Bestiary No. III
Bestiary No. III
In The Bestiary of Marcel Broodthaers, a major figure in post-Duchampian art
whose centenary will be celebrated in 2024, a secret network of correspondence
connects the real or imaginary animals that we come across throughout the pages: the abyss,
the lamb, the eagle, the drunkard, the banker, the ox, the oil and the vinegar,
the sea, the rhinoceros… Their very enumeration already communicates a joy that comes from
childhood, joy of sowing disorder in ordinary categories.
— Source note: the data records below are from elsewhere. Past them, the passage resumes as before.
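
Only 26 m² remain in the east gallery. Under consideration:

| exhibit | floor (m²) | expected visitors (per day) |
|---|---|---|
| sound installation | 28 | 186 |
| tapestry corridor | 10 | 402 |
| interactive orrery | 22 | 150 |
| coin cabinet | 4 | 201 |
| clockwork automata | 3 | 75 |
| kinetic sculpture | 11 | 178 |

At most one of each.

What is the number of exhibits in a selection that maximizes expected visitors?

3

Best achievable expected visitors is 781.
For example tapestry corridor + coin cabinet + kinetic sculpture achieves it, using 25 m².
Every optimal selection uses 3 exhibits.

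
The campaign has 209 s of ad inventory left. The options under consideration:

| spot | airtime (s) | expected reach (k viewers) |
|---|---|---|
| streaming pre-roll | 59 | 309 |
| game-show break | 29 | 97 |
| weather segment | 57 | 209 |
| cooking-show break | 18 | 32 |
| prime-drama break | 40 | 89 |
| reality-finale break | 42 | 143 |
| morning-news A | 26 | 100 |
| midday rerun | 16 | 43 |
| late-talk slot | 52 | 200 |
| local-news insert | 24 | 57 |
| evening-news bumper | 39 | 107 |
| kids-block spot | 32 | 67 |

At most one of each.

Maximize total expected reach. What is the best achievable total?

Ranking by ratio (expected reach/s): streaming pre-roll 5.24, morning-news A 3.85, late-talk slot 3.85.
A density-first pass picks streaming pre-roll + weather segment + morning-news A + late-talk slot — 818 at 194 s.
The 57 s tied up in weather segment is better spent on game-show break + reality-finale break — total rises to 849 (208 s).
The closest alternative, streaming pre-roll + weather segment + late-talk slot + evening-news bumper, reaches only 825.

849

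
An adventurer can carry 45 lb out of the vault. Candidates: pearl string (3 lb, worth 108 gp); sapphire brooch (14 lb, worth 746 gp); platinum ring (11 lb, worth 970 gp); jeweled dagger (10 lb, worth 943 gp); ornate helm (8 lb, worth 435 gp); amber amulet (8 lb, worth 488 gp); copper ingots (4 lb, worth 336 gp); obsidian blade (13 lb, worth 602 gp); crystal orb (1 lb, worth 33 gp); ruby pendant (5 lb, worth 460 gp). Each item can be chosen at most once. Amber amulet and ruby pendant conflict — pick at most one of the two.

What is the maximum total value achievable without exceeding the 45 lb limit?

3488

Density check — jeweled dagger 94.30, ruby pendant 92.00, platinum ring 88.18, copper ingots 84.00 are the best per lb.
Best packing: sapphire brooch + platinum ring + jeweled dagger + copper ingots + crystal orb + ruby pendant — 45 lb, 3488 total.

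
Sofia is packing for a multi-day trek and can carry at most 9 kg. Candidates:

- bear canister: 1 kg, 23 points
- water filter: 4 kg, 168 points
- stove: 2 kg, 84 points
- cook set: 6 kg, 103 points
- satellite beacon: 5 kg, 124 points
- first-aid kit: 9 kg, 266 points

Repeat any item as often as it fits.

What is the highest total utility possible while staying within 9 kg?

359

Taking bear canister + 2×water filter: 9 kg used, 359 in utility.
That's the maximum — no swap from here does better than 359.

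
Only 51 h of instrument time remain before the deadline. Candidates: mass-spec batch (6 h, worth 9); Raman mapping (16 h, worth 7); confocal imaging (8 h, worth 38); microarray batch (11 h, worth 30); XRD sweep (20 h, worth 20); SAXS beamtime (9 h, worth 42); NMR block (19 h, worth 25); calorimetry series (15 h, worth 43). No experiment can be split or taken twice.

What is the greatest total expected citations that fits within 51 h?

162

Ranking by ratio (expected citations/h): confocal imaging 4.75, SAXS beamtime 4.67, calorimetry series 2.87, microarray batch 2.73.
Taking mass-spec batch + confocal imaging + microarray batch + SAXS beamtime + calorimetry series: 49 h used, 162 in expected citations.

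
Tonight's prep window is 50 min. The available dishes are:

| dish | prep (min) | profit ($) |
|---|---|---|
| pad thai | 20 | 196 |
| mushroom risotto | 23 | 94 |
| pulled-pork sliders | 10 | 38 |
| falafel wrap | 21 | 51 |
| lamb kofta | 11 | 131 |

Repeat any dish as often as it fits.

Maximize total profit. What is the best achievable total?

524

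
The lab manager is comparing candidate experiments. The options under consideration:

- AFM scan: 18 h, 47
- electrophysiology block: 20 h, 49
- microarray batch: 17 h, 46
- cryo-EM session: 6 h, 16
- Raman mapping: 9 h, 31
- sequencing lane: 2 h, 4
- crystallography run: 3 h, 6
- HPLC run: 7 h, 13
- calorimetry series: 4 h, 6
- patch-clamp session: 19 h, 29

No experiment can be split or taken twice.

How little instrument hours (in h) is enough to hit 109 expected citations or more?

Minimise h subject to total expected citations ≥ 109.
AFM scan + microarray batch + cryo-EM session: 109 expected citations at 41 h.
No combination under 41 h hits 109.

41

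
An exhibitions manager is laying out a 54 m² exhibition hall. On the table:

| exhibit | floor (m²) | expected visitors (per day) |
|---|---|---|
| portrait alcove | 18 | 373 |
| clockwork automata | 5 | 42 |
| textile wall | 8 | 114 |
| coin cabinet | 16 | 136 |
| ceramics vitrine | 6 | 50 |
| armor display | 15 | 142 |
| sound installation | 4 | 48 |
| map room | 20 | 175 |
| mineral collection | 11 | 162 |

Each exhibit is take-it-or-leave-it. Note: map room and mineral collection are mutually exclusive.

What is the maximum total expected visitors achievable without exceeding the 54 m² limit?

Greedy by ratio would take portrait alcove + clockwork automata + textile wall + ceramics vitrine + sound installation + mineral collection: 52 m² used, total 789.
Dropping clockwork automata and ceramics vitrine and sound installation frees 15 m²; slotting in armor display (15 m²) lifts the total to 791 at 52 m².
No other feasible combination exceeds 791.

791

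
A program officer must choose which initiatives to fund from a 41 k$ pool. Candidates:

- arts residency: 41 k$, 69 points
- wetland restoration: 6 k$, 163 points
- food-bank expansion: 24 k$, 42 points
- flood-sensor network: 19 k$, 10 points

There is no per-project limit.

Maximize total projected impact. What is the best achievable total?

6×wetland restoration uses 36 of the 41 k$ and totals 978.
Nothing else within 41 k$ beats 978.

978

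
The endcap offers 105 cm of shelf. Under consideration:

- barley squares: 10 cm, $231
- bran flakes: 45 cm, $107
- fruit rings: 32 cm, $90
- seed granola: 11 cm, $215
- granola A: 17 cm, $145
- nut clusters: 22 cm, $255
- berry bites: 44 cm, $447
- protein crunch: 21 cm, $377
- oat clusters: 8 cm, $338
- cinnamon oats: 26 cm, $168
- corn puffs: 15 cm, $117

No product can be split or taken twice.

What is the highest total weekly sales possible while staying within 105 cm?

Ranking by ratio (weekly sales/cm): oat clusters 42.25, barley squares 23.10, seed granola 19.55.
Best packing: barley squares + seed granola + granola A + nut clusters + protein crunch + oat clusters + corn puffs — 104 cm, 1678 total.

1678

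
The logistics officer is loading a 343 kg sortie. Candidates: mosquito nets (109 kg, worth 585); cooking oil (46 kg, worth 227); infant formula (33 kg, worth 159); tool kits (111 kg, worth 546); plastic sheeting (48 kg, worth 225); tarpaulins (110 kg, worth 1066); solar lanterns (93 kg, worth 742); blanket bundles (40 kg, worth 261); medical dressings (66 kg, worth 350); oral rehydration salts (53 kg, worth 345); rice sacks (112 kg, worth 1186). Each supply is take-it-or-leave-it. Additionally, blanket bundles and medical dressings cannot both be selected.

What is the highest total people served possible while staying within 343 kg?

2994

By people served per kg: rice sacks 10.59, tarpaulins 9.69, solar lanterns 7.98 lead.
The ratio ordering already packs tightly: tarpaulins + solar lanterns + rice sacks, 315 kg, 2994.
Every other selection either busts 343 kg or breaks a pairing rule or fails to beat 2994.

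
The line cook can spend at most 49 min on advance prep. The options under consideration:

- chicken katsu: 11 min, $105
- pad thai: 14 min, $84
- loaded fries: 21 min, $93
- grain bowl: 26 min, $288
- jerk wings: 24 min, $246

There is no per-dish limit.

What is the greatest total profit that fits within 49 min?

Density check — grain bowl 11.08, jerk wings 10.25, chicken katsu 9.55, pad thai 6.00 are the best per min.
2×chicken katsu + grain bowl uses 48 of the 49 min and totals 498.
That's the maximum — no swap from here does better than 498.

498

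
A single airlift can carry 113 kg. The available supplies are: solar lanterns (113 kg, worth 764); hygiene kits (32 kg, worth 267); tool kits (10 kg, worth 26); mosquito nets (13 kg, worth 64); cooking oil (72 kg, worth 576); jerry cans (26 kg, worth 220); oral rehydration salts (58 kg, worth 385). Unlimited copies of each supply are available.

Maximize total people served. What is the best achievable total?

Taking the top-ratio supplies first gives 4×jerry cans for 880 (104 kg).
Replace jerry cans with hygiene kits: the trade gains 47 net, giving 927 at 110 kg.

927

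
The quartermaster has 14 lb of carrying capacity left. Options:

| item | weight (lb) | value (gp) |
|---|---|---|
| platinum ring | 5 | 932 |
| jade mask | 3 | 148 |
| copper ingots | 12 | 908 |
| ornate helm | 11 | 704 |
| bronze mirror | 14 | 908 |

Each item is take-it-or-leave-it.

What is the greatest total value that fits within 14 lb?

By value per lb: platinum ring 186.40, copper ingots 75.67, bronze mirror 64.86 lead.
Taking platinum ring + jade mask: 8 lb used, 1080 in value.
An exhaustive check of the 32 subsets confirms 1080.

1080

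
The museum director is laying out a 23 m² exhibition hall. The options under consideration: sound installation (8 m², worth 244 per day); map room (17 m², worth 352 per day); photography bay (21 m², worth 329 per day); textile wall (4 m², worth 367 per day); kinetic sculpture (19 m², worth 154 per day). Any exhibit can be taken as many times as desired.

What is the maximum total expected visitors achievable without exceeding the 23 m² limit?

Density check — textile wall 91.75, sound installation 30.50, map room 20.71, photography bay 15.67 are the best per m².
Best packing: 5×textile wall — 20 m², 1835 total.

1835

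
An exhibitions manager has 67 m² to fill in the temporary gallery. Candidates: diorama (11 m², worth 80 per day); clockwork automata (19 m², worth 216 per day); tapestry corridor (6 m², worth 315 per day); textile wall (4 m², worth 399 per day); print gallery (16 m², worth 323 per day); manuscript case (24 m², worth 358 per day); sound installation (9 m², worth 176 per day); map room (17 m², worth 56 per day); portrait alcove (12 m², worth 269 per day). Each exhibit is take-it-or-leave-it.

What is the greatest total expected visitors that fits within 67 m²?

1698

The ratio ordering already packs tightly: clockwork automata + tapestry corridor + textile wall + print gallery + sound installation + portrait alcove, 66 m², 1698.
The closest alternative, tapestry corridor + textile wall + print gallery + manuscript case + portrait alcove, reaches only 1664.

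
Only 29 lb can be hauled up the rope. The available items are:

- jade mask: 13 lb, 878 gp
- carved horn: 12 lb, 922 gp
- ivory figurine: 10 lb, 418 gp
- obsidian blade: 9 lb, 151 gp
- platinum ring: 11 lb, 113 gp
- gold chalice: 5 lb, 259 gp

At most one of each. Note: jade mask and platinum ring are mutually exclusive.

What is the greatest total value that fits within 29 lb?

1800

By value per lb: carved horn 76.83, jade mask 67.54, gold chalice 51.80, ivory figurine 41.80 lead.
Best packing: jade mask + carved horn — 25 lb, 1800 total.
The closest alternative, carved horn + ivory figurine + gold chalice, reaches only 1599.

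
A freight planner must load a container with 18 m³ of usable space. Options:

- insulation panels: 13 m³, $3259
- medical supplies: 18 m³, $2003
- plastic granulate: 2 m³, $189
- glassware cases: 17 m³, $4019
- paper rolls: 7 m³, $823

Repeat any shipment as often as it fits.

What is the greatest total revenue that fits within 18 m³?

Density check — insulation panels 250.69, glassware cases 236.41, paper rolls 117.57, medical supplies 111.28 are the best per m³.
Greedy by ratio would take insulation panels + 2×plastic granulate: 17 m³ used, total 3637.
Dropping insulation panels and 2×plastic granulate frees 17 m³; slotting in glassware cases (17 m³) lifts the total to 4019 at 17 m³.

4019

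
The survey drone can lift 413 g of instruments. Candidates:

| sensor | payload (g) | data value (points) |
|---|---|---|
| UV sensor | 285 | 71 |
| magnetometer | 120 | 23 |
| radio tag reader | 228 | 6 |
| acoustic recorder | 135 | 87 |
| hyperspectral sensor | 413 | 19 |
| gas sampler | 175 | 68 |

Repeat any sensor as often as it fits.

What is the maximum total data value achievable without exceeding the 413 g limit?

Best packing: 3×acoustic recorder — 405 g, 261 total.
Every other selection either busts 413 g or fails to beat 261.

261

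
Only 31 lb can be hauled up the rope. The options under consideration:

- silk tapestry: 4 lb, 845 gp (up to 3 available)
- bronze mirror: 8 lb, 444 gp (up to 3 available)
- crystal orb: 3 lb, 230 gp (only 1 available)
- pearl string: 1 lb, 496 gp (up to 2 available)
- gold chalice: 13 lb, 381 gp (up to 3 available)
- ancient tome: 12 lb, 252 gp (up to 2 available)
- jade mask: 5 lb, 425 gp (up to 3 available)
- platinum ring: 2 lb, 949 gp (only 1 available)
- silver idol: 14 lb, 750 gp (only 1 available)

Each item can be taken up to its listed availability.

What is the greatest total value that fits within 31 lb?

5751

The ratio ordering already packs tightly: 3×silk tapestry + 2×pearl string + 3×jade mask + platinum ring, 31 lb, 5751.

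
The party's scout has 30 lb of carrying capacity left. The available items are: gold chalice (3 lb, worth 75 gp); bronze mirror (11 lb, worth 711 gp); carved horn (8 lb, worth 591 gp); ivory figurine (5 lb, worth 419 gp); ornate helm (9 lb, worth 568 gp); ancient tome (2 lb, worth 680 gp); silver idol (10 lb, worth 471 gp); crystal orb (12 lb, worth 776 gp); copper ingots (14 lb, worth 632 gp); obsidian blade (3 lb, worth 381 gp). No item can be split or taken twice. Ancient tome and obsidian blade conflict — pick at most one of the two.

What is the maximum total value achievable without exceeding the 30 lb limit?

2586

Ranking by ratio (value/lb): ancient tome 340.00, obsidian blade 127.00, ivory figurine 83.80.
Best packing: bronze mirror + ivory figurine + ancient tome + crystal orb — 30 lb, 2586 total.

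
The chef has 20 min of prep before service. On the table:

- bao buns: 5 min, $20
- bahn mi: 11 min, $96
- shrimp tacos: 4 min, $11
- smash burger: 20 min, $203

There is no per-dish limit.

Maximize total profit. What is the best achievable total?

203

The ratio ordering already packs tightly: smash burger, 20 min, 203.
Every other selection either busts 20 min or fails to beat 203.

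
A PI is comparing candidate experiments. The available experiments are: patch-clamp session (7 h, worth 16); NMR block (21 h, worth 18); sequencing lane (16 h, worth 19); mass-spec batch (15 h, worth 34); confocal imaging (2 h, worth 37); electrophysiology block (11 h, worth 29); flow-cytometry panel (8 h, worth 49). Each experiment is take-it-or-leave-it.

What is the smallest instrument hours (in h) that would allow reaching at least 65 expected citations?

Look for the lowest-instrument combination reaching 65.
confocal imaging + flow-cytometry panel reaches 86 using 10 h.
No combination under 10 h hits 65.

10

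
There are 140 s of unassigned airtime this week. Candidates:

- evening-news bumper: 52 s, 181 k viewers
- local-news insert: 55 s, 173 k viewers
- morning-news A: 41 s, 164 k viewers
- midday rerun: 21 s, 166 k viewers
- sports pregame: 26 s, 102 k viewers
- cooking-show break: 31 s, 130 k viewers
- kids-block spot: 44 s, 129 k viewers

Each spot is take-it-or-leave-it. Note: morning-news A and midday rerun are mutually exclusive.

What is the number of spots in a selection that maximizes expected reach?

4

Best achievable expected reach is 579.
One optimal bundle: evening-news bumper + midday rerun + sports pregame + cooking-show break (130 s).
Any selection reaching 579 contains exactly 4 spots.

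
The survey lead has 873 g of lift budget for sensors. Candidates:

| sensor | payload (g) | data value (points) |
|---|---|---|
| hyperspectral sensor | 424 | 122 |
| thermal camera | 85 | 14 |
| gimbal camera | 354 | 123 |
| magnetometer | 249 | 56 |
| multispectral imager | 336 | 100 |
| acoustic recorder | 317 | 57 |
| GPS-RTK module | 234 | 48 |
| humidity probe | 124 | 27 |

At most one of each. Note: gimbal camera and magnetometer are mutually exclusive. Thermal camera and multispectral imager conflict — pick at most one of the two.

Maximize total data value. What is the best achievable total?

By data value per g: gimbal camera 0.35, multispectral imager 0.30, hyperspectral sensor 0.29 lead.
A density-first pass picks gimbal camera + multispectral imager + humidity probe — 250 at 814 g.
Dropping multispectral imager and humidity probe frees 460 g; slotting in hyperspectral sensor + thermal camera (509 g) lifts the total to 259 at 863 g.

259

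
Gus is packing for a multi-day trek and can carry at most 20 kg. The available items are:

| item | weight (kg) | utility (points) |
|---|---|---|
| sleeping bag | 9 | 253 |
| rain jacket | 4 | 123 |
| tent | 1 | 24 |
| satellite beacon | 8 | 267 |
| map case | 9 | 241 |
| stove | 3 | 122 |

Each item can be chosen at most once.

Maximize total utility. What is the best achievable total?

642

By utility per kg: stove 40.67, satellite beacon 33.38, rain jacket 30.75 lead.
The ratio heuristic lands on rain jacket + tent + satellite beacon + stove (536) but leaves 4 kg idle.
The 5 kg tied up in rain jacket and tent is better spent on sleeping bag — total rises to 642 (20 kg).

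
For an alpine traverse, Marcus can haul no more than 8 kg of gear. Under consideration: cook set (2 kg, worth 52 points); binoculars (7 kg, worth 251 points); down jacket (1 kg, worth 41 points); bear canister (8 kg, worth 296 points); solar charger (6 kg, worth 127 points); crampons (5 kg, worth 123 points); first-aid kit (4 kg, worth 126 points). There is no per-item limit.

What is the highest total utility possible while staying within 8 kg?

The ratio ordering already packs tightly: 8×down jacket, 8 kg, 328.

328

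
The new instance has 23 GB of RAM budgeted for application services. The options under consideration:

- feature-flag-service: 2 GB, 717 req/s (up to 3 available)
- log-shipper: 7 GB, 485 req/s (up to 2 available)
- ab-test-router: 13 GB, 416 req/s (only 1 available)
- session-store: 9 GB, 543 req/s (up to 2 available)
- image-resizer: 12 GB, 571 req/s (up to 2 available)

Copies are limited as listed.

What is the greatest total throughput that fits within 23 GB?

3179

Ranking by ratio (throughput/GB): feature-flag-service 358.50, log-shipper 69.29, session-store 60.33.
Taking the top-ratio services first gives 3×feature-flag-service + 2×log-shipper for 3121 (20 GB).
The 7 GB tied up in log-shipper is better spent on session-store — total rises to 3179 (22 GB).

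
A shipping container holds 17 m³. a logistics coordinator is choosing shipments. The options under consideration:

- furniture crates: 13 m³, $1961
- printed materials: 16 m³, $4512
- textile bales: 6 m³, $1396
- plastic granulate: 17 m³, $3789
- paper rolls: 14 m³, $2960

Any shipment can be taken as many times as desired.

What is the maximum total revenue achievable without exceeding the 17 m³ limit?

4512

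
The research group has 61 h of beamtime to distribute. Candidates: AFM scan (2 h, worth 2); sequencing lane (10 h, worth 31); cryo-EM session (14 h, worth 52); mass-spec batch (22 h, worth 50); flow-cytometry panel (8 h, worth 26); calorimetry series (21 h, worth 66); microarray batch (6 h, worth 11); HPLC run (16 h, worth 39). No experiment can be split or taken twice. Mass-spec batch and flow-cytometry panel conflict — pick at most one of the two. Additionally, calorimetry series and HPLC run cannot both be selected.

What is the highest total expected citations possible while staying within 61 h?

188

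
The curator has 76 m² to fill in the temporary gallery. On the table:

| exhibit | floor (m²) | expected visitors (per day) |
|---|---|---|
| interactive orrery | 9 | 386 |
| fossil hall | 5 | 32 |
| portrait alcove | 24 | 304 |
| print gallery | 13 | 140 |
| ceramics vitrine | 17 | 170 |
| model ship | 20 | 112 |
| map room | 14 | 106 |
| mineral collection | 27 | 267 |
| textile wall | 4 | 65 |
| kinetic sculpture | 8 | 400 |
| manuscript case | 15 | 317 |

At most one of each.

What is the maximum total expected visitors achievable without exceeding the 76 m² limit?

1612

Ranking by ratio (expected visitors/m²): kinetic sculpture 50.00, interactive orrery 42.89, manuscript case 21.13.
The ratio ordering already packs tightly: interactive orrery + portrait alcove + print gallery + textile wall + kinetic sculpture + manuscript case, 73 m², 1612.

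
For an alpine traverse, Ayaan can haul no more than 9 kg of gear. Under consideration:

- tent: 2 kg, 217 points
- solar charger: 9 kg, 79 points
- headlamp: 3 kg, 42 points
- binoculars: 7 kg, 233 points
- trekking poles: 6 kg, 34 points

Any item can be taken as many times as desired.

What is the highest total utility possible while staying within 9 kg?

By utility per kg: tent 108.50, binoculars 33.29, headlamp 14.00 lead.
Best packing: 4×tent — 8 kg, 868 total.
Nothing else within 9 kg beats 868.

868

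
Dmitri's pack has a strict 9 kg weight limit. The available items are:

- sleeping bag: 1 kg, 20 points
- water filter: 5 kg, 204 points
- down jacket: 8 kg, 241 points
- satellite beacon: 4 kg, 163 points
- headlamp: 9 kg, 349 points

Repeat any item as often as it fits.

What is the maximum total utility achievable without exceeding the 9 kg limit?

367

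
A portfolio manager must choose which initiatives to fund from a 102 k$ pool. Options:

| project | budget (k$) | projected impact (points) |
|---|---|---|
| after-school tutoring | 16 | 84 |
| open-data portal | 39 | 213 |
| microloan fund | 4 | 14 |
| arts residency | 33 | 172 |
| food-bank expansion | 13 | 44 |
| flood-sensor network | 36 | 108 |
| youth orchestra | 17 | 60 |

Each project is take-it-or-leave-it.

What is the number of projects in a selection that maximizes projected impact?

4

Optimal total is 513.
after-school tutoring + open-data portal + arts residency + food-bank expansion hits 513 at 101 k$.
Any selection reaching 513 contains exactly 4 projects.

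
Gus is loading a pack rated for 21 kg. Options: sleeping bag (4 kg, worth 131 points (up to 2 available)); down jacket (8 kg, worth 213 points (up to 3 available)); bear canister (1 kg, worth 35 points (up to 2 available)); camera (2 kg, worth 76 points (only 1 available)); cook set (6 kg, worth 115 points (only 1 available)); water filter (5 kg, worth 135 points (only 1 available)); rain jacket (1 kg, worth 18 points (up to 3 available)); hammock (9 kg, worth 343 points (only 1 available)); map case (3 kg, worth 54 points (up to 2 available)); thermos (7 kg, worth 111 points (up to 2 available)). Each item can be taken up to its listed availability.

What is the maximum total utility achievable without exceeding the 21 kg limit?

The ratio ordering already packs tightly: 2×sleeping bag + 2×bear canister + camera + hammock, 21 kg, 751.

751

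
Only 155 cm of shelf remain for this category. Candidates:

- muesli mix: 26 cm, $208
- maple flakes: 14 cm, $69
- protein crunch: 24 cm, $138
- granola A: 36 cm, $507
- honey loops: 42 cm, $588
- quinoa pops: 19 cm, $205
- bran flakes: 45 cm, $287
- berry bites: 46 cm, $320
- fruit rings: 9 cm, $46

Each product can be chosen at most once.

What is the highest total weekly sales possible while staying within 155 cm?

1666

Taking the top-ratio products first gives muesli mix + protein crunch + granola A + honey loops + quinoa pops for 1646 (147 cm).
Dropping muesli mix and protein crunch frees 50 cm; slotting in berry bites + fruit rings (55 cm) lifts the total to 1666 at 152 cm.
No other feasible combination exceeds 1666.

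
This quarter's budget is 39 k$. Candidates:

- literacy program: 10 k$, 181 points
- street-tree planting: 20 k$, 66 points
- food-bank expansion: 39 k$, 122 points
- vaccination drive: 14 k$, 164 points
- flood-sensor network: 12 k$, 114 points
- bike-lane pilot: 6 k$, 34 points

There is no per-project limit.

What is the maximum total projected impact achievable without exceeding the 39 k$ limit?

Ranking by ratio (projected impact/k$): literacy program 18.10, vaccination drive 11.71, flood-sensor network 9.50, bike-lane pilot 5.67.
The ratio ordering already packs tightly: 3×literacy program + bike-lane pilot, 36 k$, 577.

577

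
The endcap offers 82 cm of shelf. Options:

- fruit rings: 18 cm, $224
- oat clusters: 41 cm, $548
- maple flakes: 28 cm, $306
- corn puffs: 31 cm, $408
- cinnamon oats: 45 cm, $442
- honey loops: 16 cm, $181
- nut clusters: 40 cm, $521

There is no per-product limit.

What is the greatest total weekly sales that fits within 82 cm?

1096

Best packing: 2×oat clusters — 82 cm, 1096 total.
That's the maximum — no swap from here does better than 1096.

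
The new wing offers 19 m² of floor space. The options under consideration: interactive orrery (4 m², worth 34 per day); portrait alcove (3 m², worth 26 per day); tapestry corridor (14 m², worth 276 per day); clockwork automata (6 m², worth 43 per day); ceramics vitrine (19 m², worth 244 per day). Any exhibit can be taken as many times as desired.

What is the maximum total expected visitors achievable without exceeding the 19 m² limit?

310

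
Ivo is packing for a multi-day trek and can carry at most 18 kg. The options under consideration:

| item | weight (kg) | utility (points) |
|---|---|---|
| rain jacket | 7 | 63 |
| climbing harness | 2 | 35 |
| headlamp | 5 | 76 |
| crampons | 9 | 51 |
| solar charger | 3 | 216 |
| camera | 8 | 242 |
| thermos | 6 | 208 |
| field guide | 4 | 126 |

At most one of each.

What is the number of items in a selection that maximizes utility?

The maximum utility within 18 kg is 666.
One optimal bundle: solar charger + camera + thermos (17 kg).
All optima have 3 items.

3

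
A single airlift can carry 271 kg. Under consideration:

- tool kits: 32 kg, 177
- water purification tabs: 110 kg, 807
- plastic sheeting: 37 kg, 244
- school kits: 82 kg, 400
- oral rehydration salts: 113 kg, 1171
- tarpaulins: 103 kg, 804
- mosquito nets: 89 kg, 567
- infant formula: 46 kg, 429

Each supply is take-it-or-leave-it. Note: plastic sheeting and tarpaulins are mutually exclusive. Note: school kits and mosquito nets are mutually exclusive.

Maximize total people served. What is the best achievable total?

2407

Greedy by ratio would take oral rehydration salts + tarpaulins + infant formula: 262 kg used, total 2404.
Replace tarpaulins with water purification tabs: the trade gains 3 net, giving 2407 at 269 kg.
The closest alternative, oral rehydration salts + tarpaulins + infant formula, reaches only 2404.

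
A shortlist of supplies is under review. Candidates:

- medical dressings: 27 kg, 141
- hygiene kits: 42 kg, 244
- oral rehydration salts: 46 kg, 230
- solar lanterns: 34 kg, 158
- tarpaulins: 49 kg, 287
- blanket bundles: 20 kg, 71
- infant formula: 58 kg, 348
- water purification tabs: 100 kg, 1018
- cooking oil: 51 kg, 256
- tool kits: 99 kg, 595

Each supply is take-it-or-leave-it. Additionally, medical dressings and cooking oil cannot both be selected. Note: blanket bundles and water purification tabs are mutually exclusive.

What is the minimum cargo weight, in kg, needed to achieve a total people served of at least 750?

100

Need the lightest bundle worth ≥ 750.
water purification tabs reaches 1018 using 100 kg.
Any bundle with less than 100 kg falls short of 750.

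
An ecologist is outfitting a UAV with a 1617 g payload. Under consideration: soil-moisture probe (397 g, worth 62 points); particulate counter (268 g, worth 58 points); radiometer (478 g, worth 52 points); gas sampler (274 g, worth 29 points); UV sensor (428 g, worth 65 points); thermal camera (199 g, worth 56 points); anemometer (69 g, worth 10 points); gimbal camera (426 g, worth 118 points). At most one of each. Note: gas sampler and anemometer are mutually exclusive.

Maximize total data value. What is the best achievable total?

326

The ratio heuristic lands on soil-moisture probe + particulate counter + thermal camera + anemometer + gimbal camera (304) but leaves 258 g idle.
Dropping soil-moisture probe and anemometer frees 466 g; slotting in gas sampler + UV sensor (702 g) lifts the total to 326 at 1595 g.
That's the maximum — no feasible swap from here does better than 326.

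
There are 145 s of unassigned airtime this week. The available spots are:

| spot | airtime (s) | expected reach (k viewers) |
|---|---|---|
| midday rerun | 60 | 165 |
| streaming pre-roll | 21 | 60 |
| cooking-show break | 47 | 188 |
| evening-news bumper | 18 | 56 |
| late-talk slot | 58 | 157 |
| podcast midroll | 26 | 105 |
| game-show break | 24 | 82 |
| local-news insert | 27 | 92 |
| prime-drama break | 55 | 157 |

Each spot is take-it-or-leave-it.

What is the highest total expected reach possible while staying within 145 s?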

Marcel
Broodthaers, rereading and diverting the Fables of Jean de la Fontaine, seeks to
blurring the line between human and non-human: “everything is entanglement — the
"naive figure of the animal and the innocent figure of man," notes Jean Daive,
ferryman with Maria Gilissen-Broodthaers of his poetry. To approach these nuances
infinite, which work the boundaries between the kingdoms as they
work the reigns themselves, the writing of the Belgian artist becomes unstable,
woven with drawings and crossings out which interrupt and restart it. Like
what he had done with A throw of the dice will never abolish chance by Stéphane
Mallarmé, from whom he had blacked out each verse in order to push back the
limit between meaning and nonsense, he never ceases in The Bestiary to cross out this
that he writes. The poems in this volume are of enthusiastic restlessness,
as Jean Daive points out: "say and cross out, say again and cross out, write and
to cross out, and to cross out the crossing out, and again the crossing out the crossing out and
to explain it differently”… This uneasiness is reflected in the intermingling
of a desire to write poetry and a desire to go beyond poetry. One can
remember that it is from around fifty unsold copies of the poems
from his Pense-Bête that he produced his first plastic work in 1963-1964, in
freezing them in a shapeless base of plaster. Later, these are two lines of
Bestiary which gave him the idea for his famous imaginary museum, initiated in
1968, the Department of Eagles: “Oh Sadness, flight of wild ducks / Oh
Melancholy, sour castle of eagles”… As if his conceptual practice and
criticism was always born from the ashes of his poetry.